La CPAM, avant de se prononcer sur le caractère professionnel d'un accident ou d'une maladie, doit informer l'employeur de la fin de la procédure d'instruction, des éléments recueillis susceptibles de lui faire grief, de la possibilité de consulter le dossier et de la date à laquelle elle prévoit de prendre sa décision.
La Caisse doit accorder un délai suffisant à l'employeur pour consulter le dossier afin de garantir le principe du contradictoire, à peine d'inopposabilité de sa décision à l'égard de l'employeur.
Avant la réforme applicable à compter du 1er janvier 2010 faisant référence à un délai en jours francs, le délai suffisant était apprécié par les juges du fond en fonction des jours utiles de consultation dont l'employeur a bénéficié.
En l'espèce, le colloque-médico administratif maladie professionnelle n'a été signé par le médecin-conseil que le 25 juillet 2008, soit après la date annoncée à la Société de la clôture de l'instruction et le dernier jour utile de consultation du dossier par la Société.

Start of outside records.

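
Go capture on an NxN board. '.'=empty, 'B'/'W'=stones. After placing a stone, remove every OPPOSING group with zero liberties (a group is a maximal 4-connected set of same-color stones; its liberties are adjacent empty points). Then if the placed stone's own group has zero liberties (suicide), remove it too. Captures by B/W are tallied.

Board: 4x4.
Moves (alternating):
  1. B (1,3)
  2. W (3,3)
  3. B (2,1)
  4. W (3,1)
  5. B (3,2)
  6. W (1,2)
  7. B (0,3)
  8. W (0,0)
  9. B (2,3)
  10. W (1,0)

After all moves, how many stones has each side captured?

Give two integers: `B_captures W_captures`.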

Or, compte-tenu du caractère indispensable de l'avis du médecin-conseil pour que la Caisse prenne une décision de prise en charge, celle-ci a manqué à son obligation loyale d'information en mettant le dossier à la disposition de la Société sans s'assurer préalablement que l'avis du médecin-conseil y figurait.
Le principe du contradictoire n'ayant pas été respecté, la décision de prise en charge sera déclaré inopposable à la Société.

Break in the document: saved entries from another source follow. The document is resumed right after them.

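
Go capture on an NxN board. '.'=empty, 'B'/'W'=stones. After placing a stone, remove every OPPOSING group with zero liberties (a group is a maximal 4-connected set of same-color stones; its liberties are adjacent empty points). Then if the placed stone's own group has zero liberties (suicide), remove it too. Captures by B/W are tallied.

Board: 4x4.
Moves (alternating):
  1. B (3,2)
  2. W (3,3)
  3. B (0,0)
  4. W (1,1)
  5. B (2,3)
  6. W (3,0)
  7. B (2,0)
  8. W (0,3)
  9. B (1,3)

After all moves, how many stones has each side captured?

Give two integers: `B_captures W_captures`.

Move 1: B@(3,2) -> caps B=0 W=0
Move 2: W@(3,3) -> caps B=0 W=0
Move 3: B@(0,0) -> caps B=0 W=0
Move 4: W@(1,1) -> caps B=0 W=0
Move 5: B@(2,3) -> caps B=1 W=0
Move 6: W@(3,0) -> caps B=1 W=0
Move 7: B@(2,0) -> caps B=1 W=0
Move 8: W@(0,3) -> caps B=1 W=0
Move 9: B@(1,3) -> caps B=1 W=0

Answer: 1 0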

Sur ce motif, qui se substitue à celui retenu par le premier juge, le jugement du TGI sera confirmé.
Sur les dépens et les frais irrépétibles
La Caisse, qui succombe à l'instance, supportera les dépens éventuellement exposés depuis le 1er janvier 2019.

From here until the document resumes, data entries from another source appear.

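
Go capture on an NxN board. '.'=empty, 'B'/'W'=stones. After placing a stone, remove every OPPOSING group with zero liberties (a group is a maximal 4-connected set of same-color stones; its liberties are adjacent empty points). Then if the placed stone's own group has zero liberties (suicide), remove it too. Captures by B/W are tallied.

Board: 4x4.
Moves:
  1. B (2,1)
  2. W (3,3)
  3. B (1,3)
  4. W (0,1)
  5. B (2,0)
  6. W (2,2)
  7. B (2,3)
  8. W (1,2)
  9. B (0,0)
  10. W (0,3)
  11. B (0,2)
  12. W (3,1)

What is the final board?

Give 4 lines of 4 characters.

Move 1: B@(2,1) -> caps B=0 W=0
Move 2: W@(3,3) -> caps B=0 W=0
Move 3: B@(1,3) -> caps B=0 W=0
Move 4: W@(0,1) -> caps B=0 W=0
Move 5: B@(2,0) -> caps B=0 W=0
Move 6: W@(2,2) -> caps B=0 W=0
Move 7: B@(2,3) -> caps B=0 W=0
Move 8: W@(1,2) -> caps B=0 W=0
Move 9: B@(0,0) -> caps B=0 W=0
Move 10: W@(0,3) -> caps B=0 W=2
Move 11: B@(0,2) -> caps B=0 W=2
Move 12: W@(3,1) -> caps B=0 W=2

Answer: BW.W
..W.
BBW.
.W.W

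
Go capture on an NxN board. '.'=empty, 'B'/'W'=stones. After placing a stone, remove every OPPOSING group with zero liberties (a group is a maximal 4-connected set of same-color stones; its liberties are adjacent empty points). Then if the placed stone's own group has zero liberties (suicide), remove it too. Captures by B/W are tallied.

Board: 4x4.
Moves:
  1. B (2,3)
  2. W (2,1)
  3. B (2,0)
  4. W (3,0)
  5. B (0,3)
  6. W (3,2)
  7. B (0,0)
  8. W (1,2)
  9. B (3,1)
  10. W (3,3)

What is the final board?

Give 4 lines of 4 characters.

Answer: B..B
..W.
BW.B
.BWW

Derivation:
Move 1: B@(2,3) -> caps B=0 W=0
Move 2: W@(2,1) -> caps B=0 W=0
Move 3: B@(2,0) -> caps B=0 W=0
Move 4: W@(3,0) -> caps B=0 W=0
Move 5: B@(0,3) -> caps B=0 W=0
Move 6: W@(3,2) -> caps B=0 W=0
Move 7: B@(0,0) -> caps B=0 W=0
Move 8: W@(1,2) -> caps B=0 W=0
Move 9: B@(3,1) -> caps B=1 W=0
Move 10: W@(3,3) -> caps B=1 W=0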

Elle sera condamnée à payer à la Société la somme de 1 000 euros au titre des frais irrépétibles.
PAR CES MOTIFS
La cour, après en avoir délibéré, statuant par arrêt contradictoire,
Confirme le jugement rendu le 2 septembre 2019 (RG n° 13/01809) par le pôle social du tribunal de grande instance de Versailles ;
Condamne la caisse primaire d'assurance maladie des Yvelines aux dépens éventuellement exposés depuis le 1er janvier 2019 ;
Condamne la caisse primaire d'assurance maladie des Yvelines à payer à la société Bouygues bâtiments Île-de-France la somme de 1 000 euros au titre des frais irrépétibles
Prononcé par mise à disposition de l'arrêt au greffe de la cour, les parties en ayant été préalablement avisées dans les conditions prévues au deuxième alinéa de l'article 450 du code de procédure civile.
Signé par Monsieur Olivier Fourmy, Président, et par Madame Morgane Baché, Greffier, auquel le magistrat signataire a rendu la minute.